Single SQL SELECT query for one to many relationship

Question

This question is hard to explain without a example.

I have 2 tables, companies and employees, they have one-to-many relationship, one Company can attend many Employees.

Simplest table structure is shown here

Company
| id | name |

Employee
| id | name | company_id | join_date |

Now the question is:

How could I select the first 2 employees and show their joining date as column in company table?
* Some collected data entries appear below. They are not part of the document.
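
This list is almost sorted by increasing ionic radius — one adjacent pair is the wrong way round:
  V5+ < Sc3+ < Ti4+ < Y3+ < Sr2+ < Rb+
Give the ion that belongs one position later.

Sc3+

The pair Sc3+, Ti4+ is the wrong way round — they are isoelectronic (18 e⁻) and Ti has more protons than Sc (22 vs 21), making Ti4+ smaller. All other adjacent pairs agree with periodic trends, so Sc3+ is the misplaced ion.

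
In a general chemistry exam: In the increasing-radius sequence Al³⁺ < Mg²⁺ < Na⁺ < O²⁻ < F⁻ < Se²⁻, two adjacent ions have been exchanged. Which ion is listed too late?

Scanning neighbour by neighbour, only O²⁻/F⁻ violates a trend: they are isoelectronic (10 e⁻) and F has more protons than O (9 vs 8), making F⁻ smaller. That makes F⁻ the one sitting a position late relative to where it belongs.

F⁻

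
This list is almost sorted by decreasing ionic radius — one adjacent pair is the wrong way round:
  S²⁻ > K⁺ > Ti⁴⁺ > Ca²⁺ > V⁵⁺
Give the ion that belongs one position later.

Ti⁴⁺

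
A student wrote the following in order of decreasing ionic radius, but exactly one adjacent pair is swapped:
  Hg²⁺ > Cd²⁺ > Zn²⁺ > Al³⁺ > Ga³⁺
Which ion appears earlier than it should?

Scanning neighbour by neighbour, only Al³⁺/Ga³⁺ violates a trend: Al³⁺ and Ga³⁺ are in one column with the same charge; the lighter period-3 ion has one fewer shell and is smaller. That makes Al³⁺ the one sitting a position early relative to where it belongs.

Al³⁺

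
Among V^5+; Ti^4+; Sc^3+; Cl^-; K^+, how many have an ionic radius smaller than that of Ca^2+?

Each ion has 18 electrons. The ranking follows nuclear charge in reverse — greater Z gives a smaller radius. V^5+ (Z=23), Ti^4+ (Z=22), Sc^3+ (Z=21), Ca^2+ (Z=20), K^+ (Z=19), Cl^- (Z=17).
Placing each against Ca^2+: smaller — V^5+, Ti^4+, Sc^3+; larger — K^+, Cl^-. So 3 are smaller.

3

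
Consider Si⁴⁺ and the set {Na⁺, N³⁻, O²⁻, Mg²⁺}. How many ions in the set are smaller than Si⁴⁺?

Each ion has 10 electrons. The ranking follows nuclear charge in reverse — greater Z gives a smaller radius. Si⁴⁺ (Z=14), Mg²⁺ (Z=12), Na⁺ (Z=11), O²⁻ (Z=8), N³⁻ (Z=7).
Ordering all of them (including Si⁴⁺) by radius gives Si⁴⁺ < Mg²⁺ < Na⁺ < O²⁻ < N³⁻. That's 0.

0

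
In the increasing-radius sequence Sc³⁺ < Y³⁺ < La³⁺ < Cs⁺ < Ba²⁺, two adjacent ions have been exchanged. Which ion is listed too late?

Ba²⁺

Compare adjacent ions: both have 54 electrons but Z(Ba)=56 > Z(Cs)=55, so Ba²⁺ should be the smaller of the two — yet in this increasing list Cs⁺ sits before Ba²⁺. Nothing else is reversed, so Ba²⁺ should move one place to the left.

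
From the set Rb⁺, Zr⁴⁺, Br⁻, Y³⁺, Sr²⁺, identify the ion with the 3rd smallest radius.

These species are isoelectronic with 36 electrons. The only difference is the number of protons: Zr⁴⁺ (Z=40), Y³⁺ (Z=39), Sr²⁺ (Z=38), Rb⁺ (Z=37), Br⁻ (Z=35). The strongest nuclear pull (Zr⁴⁺) gives the smallest ion.
That gives Zr⁴⁺ < Y³⁺ < Sr²⁺ < Rb⁺ < Br⁻. From the smallest end, number 3 is Sr²⁺.

Sr²⁺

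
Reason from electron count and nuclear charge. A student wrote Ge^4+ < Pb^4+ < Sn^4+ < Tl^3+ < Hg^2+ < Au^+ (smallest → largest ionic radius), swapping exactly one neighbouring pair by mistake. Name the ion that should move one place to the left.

Check each adjacent pair. Pb^4+ and Sn^4+ are reversed: both in group 14 with the same charge; Sn^4+ (period 5) has the smaller radius. No other neighbouring pair contradicts the periodic trends, so Sn^4+ is the ion listed too late.

Sn^4+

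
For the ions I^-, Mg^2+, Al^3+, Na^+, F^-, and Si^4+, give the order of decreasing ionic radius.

Work out protons and electrons: Si^4+ (Z=14, 10 e⁻), Al^3+ (Z=13, 10 e⁻), Mg^2+ (Z=12, 10 e⁻), Na^+ (Z=11, 10 e⁻), F^- (Z=9, 10 e⁻), I^- (Z=53, 54 e⁻). Si^4+ < Al^3+ (both 10 e⁻, Z=14>13); Al^3+ < Mg^2+ (isoelectronic, higher Z=13 is smaller); Mg^2+ < Na^+ (both 10 e⁻, Z=12>11); Na^+ < F^- (isoelectronic, higher Z=11 is smaller); F^- < I^- (same group, period 2 vs 5).

I^- > F^- > Na^+ > Mg^2+ > Al^3+ > Si^4+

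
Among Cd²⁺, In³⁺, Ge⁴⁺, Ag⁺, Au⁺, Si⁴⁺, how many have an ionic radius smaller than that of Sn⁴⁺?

2

Tabulating Z and e⁻: Si⁴⁺: 10 e⁻, Z=14, Ge⁴⁺: 28 e⁻, Z=32, Sn⁴⁺: 46 e⁻, Z=50, In³⁺: 46 e⁻, Z=49, Cd²⁺: 46 e⁻, Z=48, Ag⁺: 46 e⁻, Z=47, Au⁺: 78 e⁻, Z=79. Si⁴⁺ < Ge⁴⁺ (same group, 1 shell fewer); Ge⁴⁺ < Sn⁴⁺ (same group, period 4 vs 5); Sn⁴⁺ < In³⁺ (isoelectronic, higher Z=50 is smaller); In³⁺ < Cd²⁺ (isoelectronic, higher Z=49 is smaller); Cd²⁺ < Ag⁺ (both 46 e⁻, Z=48>47); Ag⁺ < Au⁺ (same group, period 5 vs 6).
Overall: Si⁴⁺ < Ge⁴⁺ < Sn⁴⁺ < In³⁺ < Cd²⁺ < Ag⁺ < Au⁺. Sn⁴⁺ has 2 below it and 4 above. That's 2.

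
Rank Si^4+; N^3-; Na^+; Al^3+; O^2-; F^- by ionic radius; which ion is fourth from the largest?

Na^+

Each ion has 10 electrons. The ranking follows nuclear charge in reverse — greater Z gives a smaller radius. Si^4+ (Z=14), Al^3+ (Z=13), Na^+ (Z=11), F^- (Z=9), O^2- (Z=8), N^3- (Z=7).
Full ascending order: Si^4+ < Al^3+ < Na^+ < F^- < O^2- < N^3-. Counting from the largest, position 4 is Na^+.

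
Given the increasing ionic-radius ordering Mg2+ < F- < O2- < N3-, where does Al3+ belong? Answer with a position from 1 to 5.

All of these have 10 electrons (isoelectronic). With the same electron cloud, the ion with the most protons pulls it in tightest. Nuclear charges: Al3+ (Z=13), Mg2+ (Z=12), F- (Z=9), O2- (Z=8), N3- (Z=7). Highest Z is smallest.
Putting Al3+ in gives Al3+ < Mg2+ < F- < O2- < N3-; it lands at slot 1.

1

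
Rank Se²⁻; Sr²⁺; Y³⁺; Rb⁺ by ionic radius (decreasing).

Se²⁻ > Rb⁺ > Sr²⁺ > Y³⁺

These species are isoelectronic with 36 electrons. The only difference is the number of protons: Y³⁺ (Z=39), Sr²⁺ (Z=38), Rb⁺ (Z=37), Se²⁻ (Z=34). The strongest nuclear pull (Y³⁺) gives the smallest ion.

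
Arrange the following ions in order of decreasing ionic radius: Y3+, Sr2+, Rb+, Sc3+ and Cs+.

Electron counts and nuclear charges: Sc3+: 18 e⁻, Z=21, Y3+: 36 e⁻, Z=39, Sr2+: 36 e⁻, Z=38, Rb+: 36 e⁻, Z=37, Cs+: 54 e⁻, Z=55. Sc3+ < Y3+ (same group, period 4 vs 5); Y3+ < Sr2+ (isoelectronic, higher Z=39 is smaller); Sr2+ < Rb+ (isoelectronic, higher Z=38 is smaller); Rb+ < Cs+ (same group, period 5 vs 6).

Cs+ > Rb+ > Sr2+ > Y3+ > Sc3+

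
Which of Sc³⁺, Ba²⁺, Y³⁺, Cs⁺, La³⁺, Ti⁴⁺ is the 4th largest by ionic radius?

Y³⁺

Ti⁴⁺: 18 e⁻, Z=22, Sc³⁺: 18 e⁻, Z=21, Y³⁺: 36 e⁻, Z=39, La³⁺: 54 e⁻, Z=57, Ba²⁺: 54 e⁻, Z=56, Cs⁺: 54 e⁻, Z=55. Ti⁴⁺ < Sc³⁺ (isoelectronic, higher Z=22 is smaller); Sc³⁺ < Y³⁺ (same group, 1 shell fewer); Y³⁺ < La³⁺ (same group, period 5 vs 6); La³⁺ < Ba²⁺ (isoelectronic, higher Z=57 is smaller); Ba²⁺ < Cs⁺ (isoelectronic, higher Z=56 is smaller).
That gives Ti⁴⁺ < Sc³⁺ < Y³⁺ < La³⁺ < Ba²⁺ < Cs⁺. From the largest end, number 4 is Y³⁺.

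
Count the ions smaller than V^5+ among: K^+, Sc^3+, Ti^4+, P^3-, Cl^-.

0

Isoelectronic series (18 e⁻ each). Size is set by nuclear charge: more protons means a smaller ion. V^5+ (Z=23), Ti^4+ (Z=22), Sc^3+ (Z=21), K^+ (Z=19), Cl^- (Z=17), P^3- (Z=15).
Overall: V^5+ < Ti^4+ < Sc^3+ < K^+ < Cl^- < P^3-. V^5+ has 0 below it and 5 above. Count: 0.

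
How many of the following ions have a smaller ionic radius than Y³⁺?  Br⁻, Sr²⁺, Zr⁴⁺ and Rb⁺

Each ion has 36 electrons. The ranking follows nuclear charge in reverse — greater Z gives a smaller radius. Zr⁴⁺ (Z=40), Y³⁺ (Z=39), Sr²⁺ (Z=38), Rb⁺ (Z=37), Br⁻ (Z=35).
Ordering all of them (including Y³⁺) by radius gives Zr⁴⁺ < Y³⁺ < Sr²⁺ < Rb⁺ < Br⁻. Count: 1.

1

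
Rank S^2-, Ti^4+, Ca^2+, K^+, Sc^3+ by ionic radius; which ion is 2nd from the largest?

All of these have 18 electrons (isoelectronic). With the same electron cloud, the ion with the most protons pulls it in tightest. Nuclear charges: Ti^4+ (Z=22), Sc^3+ (Z=21), Ca^2+ (Z=20), K^+ (Z=19), S^2- (Z=16). Highest Z is smallest.
That gives Ti^4+ < Sc^3+ < Ca^2+ < K^+ < S^2-. From the largest end, number 2 is K^+.

K^+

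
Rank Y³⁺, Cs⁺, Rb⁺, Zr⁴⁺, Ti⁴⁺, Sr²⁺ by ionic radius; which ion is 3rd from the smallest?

Y³⁺

Tabulating Z and e⁻: Ti⁴⁺ has 18 e⁻ (Z=22), Zr⁴⁺ has 36 e⁻ (Z=40), Y³⁺ has 36 e⁻ (Z=39), Sr²⁺ has 36 e⁻ (Z=38), Rb⁺ has 36 e⁻ (Z=37), Cs⁺ has 54 e⁻ (Z=55). Ti⁴⁺ < Zr⁴⁺ (same group, period 4 vs 5); Zr⁴⁺ < Y³⁺ (both 36 e⁻, Z=40>39); Y³⁺ < Sr²⁺ (isoelectronic, higher Z=39 is smaller); Sr²⁺ < Rb⁺ (isoelectronic, higher Z=38 is smaller); Rb⁺ < Cs⁺ (same group, period 5 vs 6).
So the order is Ti⁴⁺ < Zr⁴⁺ < Y³⁺ < Sr²⁺ < Rb⁺ < Cs⁺; the 3rd-smallest ion is Y³⁺.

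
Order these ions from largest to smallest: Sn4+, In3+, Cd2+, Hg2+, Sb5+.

Hg2+ > Cd2+ > In3+ > Sn4+ > Sb5+

Sb5+: 46 e⁻, Z=51, Sn4+: 46 e⁻, Z=50, In3+: 46 e⁻, Z=49, Cd2+: 46 e⁻, Z=48, Hg2+: 78 e⁻, Z=80. Sb5+ < Sn4+ (both 46 e⁻, Z=51>50); Sn4+ < In3+ (isoelectronic, higher Z=50 is smaller); In3+ < Cd2+ (both 46 e⁻, Z=49>48); Cd2+ < Hg2+ (same group, 1 shell fewer).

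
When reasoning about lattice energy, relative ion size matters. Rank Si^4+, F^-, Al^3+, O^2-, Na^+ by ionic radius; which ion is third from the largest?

All of these have 10 electrons (isoelectronic). With the same electron cloud, the ion with the most protons pulls it in tightest. Nuclear charges: Si^4+ (Z=14), Al^3+ (Z=13), Na^+ (Z=11), F^- (Z=9), O^2- (Z=8). Highest Z is smallest.
Full ascending order: Si^4+ < Al^3+ < Na^+ < F^- < O^2-. Counting from the largest, position 3 is Na^+.

Na^+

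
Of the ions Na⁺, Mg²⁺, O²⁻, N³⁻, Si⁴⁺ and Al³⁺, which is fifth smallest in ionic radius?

O²⁻

All of these have 10 electrons (isoelectronic). With the same electron cloud, the ion with the most protons pulls it in tightest. Nuclear charges: Si⁴⁺ (Z=14), Al³⁺ (Z=13), Mg²⁺ (Z=12), Na⁺ (Z=11), O²⁻ (Z=8), N³⁻ (Z=7). Highest Z is smallest.
Ordering: Si⁴⁺ < Al³⁺ < Mg²⁺ < Na⁺ < O²⁻ < N³⁻. The fifth smallest is O²⁻.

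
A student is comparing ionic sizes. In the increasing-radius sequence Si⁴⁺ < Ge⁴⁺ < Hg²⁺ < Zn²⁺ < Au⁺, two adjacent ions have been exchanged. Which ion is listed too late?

Zn²⁺

The pair Hg²⁺, Zn²⁺ is the wrong way round — same group and charge — period 4 sits above period 6, so Zn²⁺ is smaller. All other adjacent pairs agree with periodic trends, so Zn²⁺ is the misplaced ion.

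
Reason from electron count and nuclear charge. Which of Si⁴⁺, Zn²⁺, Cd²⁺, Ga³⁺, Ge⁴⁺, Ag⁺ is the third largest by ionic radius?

Zn²⁺

Work out protons and electrons: Si⁴⁺: 10 e⁻, Z=14, Ge⁴⁺: 28 e⁻, Z=32, Ga³⁺: 28 e⁻, Z=31, Zn²⁺: 28 e⁻, Z=30, Cd²⁺: 46 e⁻, Z=48, Ag⁺: 46 e⁻, Z=47. Si⁴⁺ < Ge⁴⁺ (same group, period 3 vs 4); Ge⁴⁺ < Ga³⁺ (isoelectronic, higher Z=32 is smaller); Ga³⁺ < Zn²⁺ (isoelectronic, higher Z=31 is smaller); Zn²⁺ < Cd²⁺ (same group, 1 shell fewer); Cd²⁺ < Ag⁺ (isoelectronic, higher Z=48 is smaller).
So the order is Si⁴⁺ < Ge⁴⁺ < Ga³⁺ < Zn²⁺ < Cd²⁺ < Ag⁺; the 3rd-largest ion is Zn²⁺.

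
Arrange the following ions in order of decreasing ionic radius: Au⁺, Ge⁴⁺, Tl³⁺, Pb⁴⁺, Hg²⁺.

Au⁺ > Hg²⁺ > Tl³⁺ > Pb⁴⁺ > Ge⁴⁺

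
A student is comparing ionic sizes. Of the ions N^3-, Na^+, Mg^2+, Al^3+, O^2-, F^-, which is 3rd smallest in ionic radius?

Each ion has 10 electrons. The ranking follows nuclear charge in reverse — greater Z gives a smaller radius. Al^3+ (Z=13), Mg^2+ (Z=12), Na^+ (Z=11), F^- (Z=9), O^2- (Z=8), N^3- (Z=7).
Ordering: Al^3+ < Mg^2+ < Na^+ < F^- < O^2- < N^3-. The 3rd smallest is Na^+.

Na^+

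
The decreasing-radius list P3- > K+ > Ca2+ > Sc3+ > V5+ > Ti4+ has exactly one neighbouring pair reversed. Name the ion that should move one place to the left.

Compare adjacent ions: V5+ and Ti4+ share 18 electrons; the higher nuclear charge on V (Z=23) contracts it more, so V5+ < Ti4+ — yet in this decreasing list V5+ sits before Ti4+. Nothing else is reversed, so Ti4+ should move one place to the left.

Ti4+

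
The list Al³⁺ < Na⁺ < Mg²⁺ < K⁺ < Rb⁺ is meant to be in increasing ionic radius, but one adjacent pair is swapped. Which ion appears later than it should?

Mg²⁺

Compare adjacent ions: both have 10 electrons but Z(Mg)=12 > Z(Na)=11, so Mg²⁺ should be the smaller of the two — yet in this increasing list Na⁺ sits before Mg²⁺. Nothing else is reversed, so Mg²⁺ should move one place to the left.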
So the result looks like this

| id |  company_name |  first_employee_join_at |  second_employee_join_at |

Answer 1

Assuming there is a foreign key column company_id in the employee table:

with emps as (
  select id, name, company_id, 
         row_number() over (partition by company_id order by join_date) as rn
  from employee
)
select c.id, c.name as company_name, 
       e1.join_date as first_employee_join_at, 
       e2.join_date as second_employee_join_at
from company c
  left join emps e1 on e1.company_id = c.id and e1.rn = 1
  left join emps e2 on e2.company_id = c.id and e2.rn = 2;

This is not going to be terribly efficient though. A slightly more efficient version would use conditional aggregation:

with emps as (
  select id, name, company_id, 
         row_number() over (partition by company_id order by join_date) as rn
  from employee
)
select c.id, c.name as company_name, 
       max(e.join_date) filter (where rn = 1) as first_employee_join_at, 
       max(e.join_date) filter (where rn = 2) as second_employee_join_at
from company c
  join emps e on e.company_id = c.id and e.rn in (1,2)
group by c.id, c.name;